Critiqué pour avoir fait adopter cette révision du code pénal par décret, sans l'aval du parlement, le ministre de la Justice Florin Iordache a annoncé qu'un projet de loi tenant compte des critiques serait publié prochainement et soumis à des débats publics.
Mais cette annonce n'a fait que nourrir la méfiance des manifestants.
"Ils veulent revenir avec un nouveau texte au parlement. On va rester attentifs pour ne pas se faire avoir", a réagi Daniel, 35 ans.
La majorité fait bloc
Le texte initial adopté par le gouvernement mardi réduisait sensiblement les peines encourues pour abus de pouvoir et introduisait un seuil minimum de préjudice de 200.000 lei (44.000 euros) pour entamer des poursuites dans la plupart des affaires de corruption. Il faisait craindre à ses détracteurs une régression de la lutte contre la corruption qui s'est intensifiée ces dernières années en Roumanie.
L'analyste politique Cristian Tudor Popescu compare le gouvernement Grindeanu à un "voleur qui espère être pardonné s'il rend ce qu'il a volé". Or une telle attitude ne fera que maintenir les manifestants dans la rue, estime-t-il.
"Les manifestants ont gagné la première bataille. La guerre passe désormais au parlement et à la Cour constitutionnelle", titrait pour sa part Adevarul, premier quotidien roumain. Malgré le retrait du texte, la haute instance juridique doit se prononcer sur plusieurs recours déposés la semaine dernière contre le décret.

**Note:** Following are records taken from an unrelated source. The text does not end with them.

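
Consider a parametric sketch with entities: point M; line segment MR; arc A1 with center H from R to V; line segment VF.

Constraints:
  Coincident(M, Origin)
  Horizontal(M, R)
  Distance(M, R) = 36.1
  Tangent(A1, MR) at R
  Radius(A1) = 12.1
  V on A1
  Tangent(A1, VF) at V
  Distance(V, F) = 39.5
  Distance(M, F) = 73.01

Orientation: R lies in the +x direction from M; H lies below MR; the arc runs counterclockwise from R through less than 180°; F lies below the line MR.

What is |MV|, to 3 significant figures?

33.9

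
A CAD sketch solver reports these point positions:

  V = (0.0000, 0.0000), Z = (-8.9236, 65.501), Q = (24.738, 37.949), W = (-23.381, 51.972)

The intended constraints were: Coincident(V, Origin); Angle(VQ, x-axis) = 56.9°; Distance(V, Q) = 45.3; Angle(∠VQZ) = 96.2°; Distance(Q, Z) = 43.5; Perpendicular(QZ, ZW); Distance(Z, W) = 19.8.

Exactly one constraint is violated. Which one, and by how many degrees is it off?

Perpendicular(QZ, ZW) — off by 7.60°.

V = (0.00, 0.00) ✓; VQ at 56.90° ✓; |VQ| = 45.30 ✓; ∠VQZ = 96.20° ✓; |QZ| = 43.50 ✓; ∠(QZ, ZW) = 82.40° ✗; |ZW| = 19.80 ✓.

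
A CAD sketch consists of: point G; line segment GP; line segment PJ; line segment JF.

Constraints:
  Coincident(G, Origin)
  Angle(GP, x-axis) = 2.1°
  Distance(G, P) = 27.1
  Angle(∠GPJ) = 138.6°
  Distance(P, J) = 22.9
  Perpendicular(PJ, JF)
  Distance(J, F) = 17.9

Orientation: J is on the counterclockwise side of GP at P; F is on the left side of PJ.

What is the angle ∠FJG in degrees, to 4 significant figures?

67.48°

∠GPJ = 138.6°, so PJ runs at 2.1° + (180° − 138.6°) = 43.50° from the x-axis; with |PJ| = 22.9, J = P + 22.9·(cos 43.50°, sin 43.50°) = (43.69, 16.76). PJ ⟂ JF; with |JF| = 17.9 on the left of PJ, F = J + 17.9·(-0.6884, 0.7254) = (31.37, 29.74). Then cos ∠FJG = JF·JG / (|JF||JG|), giving 67.48°.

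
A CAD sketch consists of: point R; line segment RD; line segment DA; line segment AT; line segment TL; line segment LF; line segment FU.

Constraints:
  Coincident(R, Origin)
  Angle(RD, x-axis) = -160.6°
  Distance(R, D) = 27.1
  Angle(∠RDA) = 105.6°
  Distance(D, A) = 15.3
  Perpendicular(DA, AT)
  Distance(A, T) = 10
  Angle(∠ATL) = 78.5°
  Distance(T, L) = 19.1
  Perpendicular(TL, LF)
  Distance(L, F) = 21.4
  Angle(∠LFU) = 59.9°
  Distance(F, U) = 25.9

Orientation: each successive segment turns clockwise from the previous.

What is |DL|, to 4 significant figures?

7.072

R is at the origin; RD runs at -160.6° with length 27.1, so D = (-25.56, -9.002). ∠RDA = 105.6° gives DA at 125.0° from the x-axis; with |DA| = 15.3, A = (-34.34, 3.531). The perpendicularity gives AT at right angles to DA, so AT runs at 35.00°; with |AT| = 10.0, T = (-26.15, 9.267). ∠ATL = 78.5° gives TL at -66.50° from the x-axis; with |TL| = 19.1, L = (-18.53, -8.249). Then |DL| = |L − D| = 7.072.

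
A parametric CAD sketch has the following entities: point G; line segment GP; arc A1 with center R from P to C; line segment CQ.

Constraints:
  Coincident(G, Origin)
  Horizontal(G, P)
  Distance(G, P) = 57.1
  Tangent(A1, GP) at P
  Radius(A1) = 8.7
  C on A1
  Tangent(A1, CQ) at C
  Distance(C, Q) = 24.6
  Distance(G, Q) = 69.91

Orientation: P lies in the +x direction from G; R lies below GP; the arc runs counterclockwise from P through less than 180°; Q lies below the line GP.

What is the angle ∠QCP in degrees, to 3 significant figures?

121°

Checks: G = (0.00, 0.00) ✓; |RC| = 8.700 ✓; ∠(RC, CQ) = 90.00° ✓; |CQ| = 24.60 ✓; |GQ| = 69.91 ✓.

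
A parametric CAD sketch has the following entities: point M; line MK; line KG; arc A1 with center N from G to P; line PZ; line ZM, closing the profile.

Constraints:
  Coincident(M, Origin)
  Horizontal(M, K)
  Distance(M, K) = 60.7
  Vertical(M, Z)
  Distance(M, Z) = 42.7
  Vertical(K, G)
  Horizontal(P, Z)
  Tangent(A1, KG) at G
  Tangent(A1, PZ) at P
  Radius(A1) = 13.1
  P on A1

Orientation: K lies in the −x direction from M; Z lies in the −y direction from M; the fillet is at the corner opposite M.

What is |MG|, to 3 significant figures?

67.5

M is at the origin; M and K share the same y with |MK| = 60.7 and K on the −x side, so K = (-60.7, 0.00). MZ is vertical with |MZ| = 42.7 and Z on the −y side, so Z = (0.00, -42.7). The virtual corner opposite M is at (-60.7, -42.7). A1 meets KG tangentially, so NG is at right angles to KG and tangency of A1 to PZ means the radius NP is perpendicular to PZ, with radius 13.1, so the center N sits 13.1 in from both sides at N = (-47.6, -29.6). That places the tangent points at G = (-60.7, -29.6) on KG and P = (-47.6, -42.7) on PZ. Then |MG| = |G − M| = 67.5.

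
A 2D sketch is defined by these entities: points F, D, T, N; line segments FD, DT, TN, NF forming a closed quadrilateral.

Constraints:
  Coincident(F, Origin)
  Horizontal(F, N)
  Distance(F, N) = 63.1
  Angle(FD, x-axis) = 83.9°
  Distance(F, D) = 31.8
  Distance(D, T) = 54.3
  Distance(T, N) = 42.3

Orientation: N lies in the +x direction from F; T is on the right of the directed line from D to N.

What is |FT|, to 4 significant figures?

30.88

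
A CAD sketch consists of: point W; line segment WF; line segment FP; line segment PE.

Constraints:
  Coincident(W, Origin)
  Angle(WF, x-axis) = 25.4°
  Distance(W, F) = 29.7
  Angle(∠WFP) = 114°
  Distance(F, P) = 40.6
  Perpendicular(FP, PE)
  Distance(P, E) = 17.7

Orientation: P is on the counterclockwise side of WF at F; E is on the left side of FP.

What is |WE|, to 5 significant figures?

53.518

W is at the origin; WF runs at 25.4° with length 29.7, so F = 29.7·(cos 25.4°, sin 25.4°) = (26.829, 12.739). ∠WFP = 114.0°, so FP runs at 25.4° + (180° − 114.0°) = 91.400° from the x-axis; with |FP| = 40.6, P = F + 40.6·(cos 91.400°, sin 91.400°) = (25.837, 53.327). FP is perpendicular to PE; with |PE| = 17.7 on the left of FP, E = P + 17.7·(-0.99970, -0.024432) = (8.1424, 52.895). Then |WE| = |E − W| = 53.518.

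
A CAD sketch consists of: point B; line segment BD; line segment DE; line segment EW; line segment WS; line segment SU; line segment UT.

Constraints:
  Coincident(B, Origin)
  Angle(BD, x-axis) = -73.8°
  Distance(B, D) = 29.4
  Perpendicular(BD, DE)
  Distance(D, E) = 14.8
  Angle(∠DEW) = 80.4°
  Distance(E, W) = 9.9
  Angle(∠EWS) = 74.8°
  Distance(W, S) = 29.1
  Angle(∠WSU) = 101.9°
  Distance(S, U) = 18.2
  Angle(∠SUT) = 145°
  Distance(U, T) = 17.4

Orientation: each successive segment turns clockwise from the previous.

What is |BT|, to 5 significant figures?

61.363

B is at the origin; BD runs at -73.8° with length 29.4, so D = (8.2023, -28.233). BD is perpendicular to DE, so DE runs at -163.80°; with |DE| = 14.8, E = (-6.0100, -32.362). ∠DEW = 80.4° gives EW at 96.600° from the x-axis; with |EW| = 9.9, W = (-7.1479, -22.527). ∠EWS = 74.8° gives WS at -8.6000° from the x-axis; with |WS| = 29.1, S = (21.625, -26.879). ∠WSU = 101.9° gives SU at -86.700° from the x-axis; with |SU| = 18.2, U = (22.673, -45.049). ∠SUT = 145.0° gives UT at -121.70° from the x-axis; with |UT| = 17.4, T = (13.529, -59.853). Then |BT| = |T − B| = 61.363.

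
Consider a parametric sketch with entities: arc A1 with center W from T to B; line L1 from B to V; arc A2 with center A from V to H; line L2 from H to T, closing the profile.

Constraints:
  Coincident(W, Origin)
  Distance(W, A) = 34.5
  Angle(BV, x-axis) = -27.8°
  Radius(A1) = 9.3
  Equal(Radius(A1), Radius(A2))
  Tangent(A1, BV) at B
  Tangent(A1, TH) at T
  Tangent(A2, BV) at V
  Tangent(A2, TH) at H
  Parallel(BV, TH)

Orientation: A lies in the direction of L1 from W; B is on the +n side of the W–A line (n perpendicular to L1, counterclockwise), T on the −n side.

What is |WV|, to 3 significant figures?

35.7

Tangency of A1 to both parallel lines with radius 9.3 puts B and T at W ± 9.3·n: B = (4.34, 8.23), T = (-4.34, -8.23). Equal radii place V and H the same way about A: V = A + 9.3·n = (34.9, -7.86), H = A − 9.3·n = (26.2, -24.3). Then |WV| = |V − W| = 35.7.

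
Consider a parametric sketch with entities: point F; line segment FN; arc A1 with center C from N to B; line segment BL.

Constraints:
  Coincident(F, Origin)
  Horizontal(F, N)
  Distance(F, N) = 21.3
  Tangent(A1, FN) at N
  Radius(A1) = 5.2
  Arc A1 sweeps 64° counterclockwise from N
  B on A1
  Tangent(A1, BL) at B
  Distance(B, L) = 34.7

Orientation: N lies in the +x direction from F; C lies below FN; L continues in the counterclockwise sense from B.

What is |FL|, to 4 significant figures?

34.14

F is at the origin; F and N share the same y with |FN| = 21.3 and N on the +x side, so N = (21.30, 0.000). A1 meets FN tangentially, so CN is at right angles to FN, so C = N + (0, -5.2) = (21.30, -5.200). On A1, N sits at bearing 90° from C; a 64° counterclockwise sweep puts B at bearing 154°, so B = C + 5.2·(cos 154°, sin 154°) = (16.63, -2.920). A1 meets BL tangentially, so CB is at right angles to BL, so BL runs along (−sin 154°, cos 154°); with |BL| = 34.7, L = (1.415, -34.11). Then |FL| = |L − F| = 34.14.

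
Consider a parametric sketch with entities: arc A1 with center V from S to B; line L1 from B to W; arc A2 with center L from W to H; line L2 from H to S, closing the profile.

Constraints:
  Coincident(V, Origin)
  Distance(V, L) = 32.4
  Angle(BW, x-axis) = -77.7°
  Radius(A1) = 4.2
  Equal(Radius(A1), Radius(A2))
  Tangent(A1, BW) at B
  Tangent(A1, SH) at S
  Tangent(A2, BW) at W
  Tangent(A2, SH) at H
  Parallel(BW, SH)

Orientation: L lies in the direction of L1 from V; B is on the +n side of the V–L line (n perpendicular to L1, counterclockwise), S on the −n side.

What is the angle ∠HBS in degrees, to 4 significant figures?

75.47°

Tangency of A1 to both parallel lines with radius 4.2 puts B and S at V ± 4.2·n: B = (4.104, 0.8947), S = (-4.104, -0.8947). Equal radii place W and H the same way about L: W = L + 4.2·n = (11.01, -30.76), H = L − 4.2·n = (2.799, -32.55). Then cos ∠HBS = BH·BS / (|BH||BS|), giving 75.47°.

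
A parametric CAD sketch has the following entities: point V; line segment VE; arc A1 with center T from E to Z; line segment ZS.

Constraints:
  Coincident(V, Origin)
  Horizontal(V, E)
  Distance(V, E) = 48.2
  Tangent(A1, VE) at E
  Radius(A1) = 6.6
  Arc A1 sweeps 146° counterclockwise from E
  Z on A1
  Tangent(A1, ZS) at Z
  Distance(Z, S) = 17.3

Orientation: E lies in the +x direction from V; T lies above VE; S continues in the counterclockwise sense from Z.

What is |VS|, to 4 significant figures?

43.39

V is at the origin; VE is horizontal with |VE| = 48.2 and E on the +x side, so E = (48.20, 0.000). Tangency of A1 to VE means the radius TE is perpendicular to VE, so T = E + (0, 6.6) = (48.20, 6.600). On A1, E sits at bearing -90° from T; a 146° counterclockwise sweep puts Z at bearing 56°, so Z = T + 6.6·(cos 56°, sin 56°) = (51.89, 12.07). A1 meets ZS tangentially, so TZ is at right angles to ZS, so ZS runs along (−sin 56°, cos 56°); with |ZS| = 17.3, S = (37.55, 21.75). Then |VS| = |S − V| = 43.39.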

M. Grindeanu, 43 ans, en place depuis un mois, a également exclu de démissionner, assurant "avoir une responsabilité envers les Roumains" qui ont voté massivement pour les sociaux-démocrates lors des législatives du 11 décembre.
Un millier de sympathisants de cette formation ont protesté devant le palais présidentiel contre le chef de l'Etat de centre droit Klaus Iohannis, accusé avoir "fomenté" cette vague de protestation.

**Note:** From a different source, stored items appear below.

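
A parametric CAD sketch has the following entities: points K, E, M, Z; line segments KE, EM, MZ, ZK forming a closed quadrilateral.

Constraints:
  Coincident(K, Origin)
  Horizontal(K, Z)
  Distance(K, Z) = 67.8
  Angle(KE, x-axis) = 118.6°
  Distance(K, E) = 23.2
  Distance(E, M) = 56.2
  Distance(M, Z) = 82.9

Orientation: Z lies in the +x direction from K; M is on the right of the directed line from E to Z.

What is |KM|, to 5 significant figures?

36.368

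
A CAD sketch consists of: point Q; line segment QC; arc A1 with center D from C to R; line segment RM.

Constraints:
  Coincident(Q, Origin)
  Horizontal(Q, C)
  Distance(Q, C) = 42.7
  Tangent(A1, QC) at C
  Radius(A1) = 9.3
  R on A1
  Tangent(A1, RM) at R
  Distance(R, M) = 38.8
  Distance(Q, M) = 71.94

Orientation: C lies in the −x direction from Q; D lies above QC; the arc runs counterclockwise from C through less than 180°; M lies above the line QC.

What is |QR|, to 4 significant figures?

37.33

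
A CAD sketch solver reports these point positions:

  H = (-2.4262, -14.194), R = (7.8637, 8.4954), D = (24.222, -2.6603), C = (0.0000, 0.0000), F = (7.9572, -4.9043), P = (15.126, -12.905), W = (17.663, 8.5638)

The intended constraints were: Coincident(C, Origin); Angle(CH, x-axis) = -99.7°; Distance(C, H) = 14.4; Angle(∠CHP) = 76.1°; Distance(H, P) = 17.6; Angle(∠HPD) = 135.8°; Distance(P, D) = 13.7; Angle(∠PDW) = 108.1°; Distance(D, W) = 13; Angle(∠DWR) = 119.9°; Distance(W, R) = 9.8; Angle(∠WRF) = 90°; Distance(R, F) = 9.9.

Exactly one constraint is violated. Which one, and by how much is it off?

Distance(R, F) = 9.9 — off by 3.50.

C = (0.00, 0.00) ✓; CH at -99.70° ✓; |CH| = 14.40 ✓; ∠CHP = 76.10° ✓; |HP| = 17.60 ✓; ∠HPD = 135.8° ✓; |PD| = 13.70 ✓; ∠PDW = 108.1° ✓; |DW| = 13.00 ✓; ∠DWR = 119.9° ✓; |WR| = 9.800 ✓; ∠WRF = 90.00° ✓; |RF| = 13.40 ✗.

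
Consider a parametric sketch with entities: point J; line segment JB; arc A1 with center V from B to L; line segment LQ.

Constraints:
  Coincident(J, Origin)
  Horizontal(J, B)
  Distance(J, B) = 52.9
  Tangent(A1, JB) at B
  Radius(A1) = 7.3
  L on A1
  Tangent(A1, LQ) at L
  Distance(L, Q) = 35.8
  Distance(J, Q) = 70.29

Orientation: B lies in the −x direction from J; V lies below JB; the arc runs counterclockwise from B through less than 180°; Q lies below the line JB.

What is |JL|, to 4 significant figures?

60.70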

M. Iohannis, en guerre ouverte avec le gouvernement, devrait mettre en garde mardi contre toute tentative d'entraver la lutte anticorruption, lors d'un discours qu'il prononcera devant le Parlement.
Malgré plusieurs voix critiques au sein du PSD et la démission la semaine dernière d'un ministre, la majorité de centre gauche fait bloc, et une motion de censure de l'opposition, qui sera soumise au vote mercredi, semble vouée à l'échec.
M. Dragnea, qui passe pour être le "Premier ministre de l'ombre", a durci le ton dimanche, estimant qu'il y avait un "plan pour renverser le gouvernement". Et de demander aux institutions de l'Etat de vérifier "qui finance" les manifestants.
Mais l'écrivain Andrei Plesu s'est félicité de la renaissance d'une "conscience civique", estimant que "dans ce contexte d'inquiétude, il y a des raisons d'enthousiasme et d'espoir"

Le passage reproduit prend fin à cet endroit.